Investors have mostly been focused on fast-growing companies that may not be of the highest intrinsic value, but now it’s quality dividend payers’ turn.

“Since the end of the first quarter, large, quality-type names have been outperforming,” said Rick Helm, senior vice president and portfolio manager at Cohen & Steers, a New York City-based global asset manager. “This is not a defensive call. It’s really a change in mindset among most investors.”

The case for investing in quality dividend-paying stocks is well-established. But in the market recovery that followed the 2008-2009 crash, investors had focused largely on what Helm calls lower-quality stocks. While “quality” names briefly outperformed during the second quarter of 2010, the Fed’s second round of quantitative easing helped these lower-quality stocks continue their advance, he said in a recent report.

But at some point in every recovery cycle, higher-risk capital appreciation plays become harder to find, Helm said. It’s then that investment capital typically shifts to companies such as dividend growers that have shown they can thrive in challenging economic environments, and that inflection point has arrived, Helm opines. 

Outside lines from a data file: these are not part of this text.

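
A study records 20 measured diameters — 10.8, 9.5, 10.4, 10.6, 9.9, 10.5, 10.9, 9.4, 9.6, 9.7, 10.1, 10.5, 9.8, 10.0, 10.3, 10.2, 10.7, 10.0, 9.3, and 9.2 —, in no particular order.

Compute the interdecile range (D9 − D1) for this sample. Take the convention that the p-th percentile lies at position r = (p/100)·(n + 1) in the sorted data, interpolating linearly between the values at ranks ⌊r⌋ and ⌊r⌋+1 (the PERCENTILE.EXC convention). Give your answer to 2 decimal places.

Sorted: 9.2, 9.3, 9.4, 9.5, 9.6, 9.7, 9.8, 9.9, 10.0, 10.0, 10.1, 10.2, 10.3, 10.4, 10.5, 10.5, 10.6, 10.7, 10.8, 10.9.
n = 20.
P10: r = 2.1; ranks 2–3 are 9.3, 9.4; interpolating gives 9.31.
P90: r = 18.9; ranks 18–19 are 10.7, 10.8; interpolating gives 10.79.
Difference: 10.79 − 9.31 = 1.48.

1.48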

Dividend plays especially make sense at the moment for a number of reasons, Helm argues.

Net cash payouts among S&P 500 companies rose by a record $25.5 billion in the first half of this year, exceeding the total from all of 2010, Helm notes. And the number of companies raising or initiating dividends in the first half rise to 204 from 140 in the first half of 2010.

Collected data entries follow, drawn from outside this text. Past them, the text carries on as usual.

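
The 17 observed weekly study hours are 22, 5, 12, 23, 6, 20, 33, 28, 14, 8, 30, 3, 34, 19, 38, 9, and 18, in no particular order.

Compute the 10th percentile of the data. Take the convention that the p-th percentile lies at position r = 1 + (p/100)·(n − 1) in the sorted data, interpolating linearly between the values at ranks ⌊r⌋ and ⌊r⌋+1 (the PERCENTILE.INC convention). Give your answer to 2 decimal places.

5.60

Sorted: 3, 5, 6, 8, 9, 12, 14, 18, 19, 20, 22, 23, 28, 30, 33, 34, 38.
n = 17.
r = 1 + (10/100)·(17 − 1) = 1 + 1.6 = 2.6.
Rank 2 is 5 and rank 3 is 6.
Interpolate: 5 + 0.6·(6 − 5) = 5 + 0.6·1 = 5.6.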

Cohen & Steers expects continued strong growth in corporate payouts, and it cites strong earnings as one reason. Full-year operating earnings for S&P 500 companies grew 69% from 2008 to 2010, and consensus estimates continue to call for positive growth despite slowing earnings growth, notes Helm. Dividend growth and recovering earnings have gone hand in hand (the financial sector is a notable exception) and further increases are possible, he argues.

Corporate balance sheets remain strong, with debt declining and cash reserves continuing to mount. And payout ratios are at historically low levels, according to Helm. Because dividends have not kept pace with earnings growth, the average payout ratio stands at a record-low of 28%. That makes substantial dividend growth likely over the next few years, he says.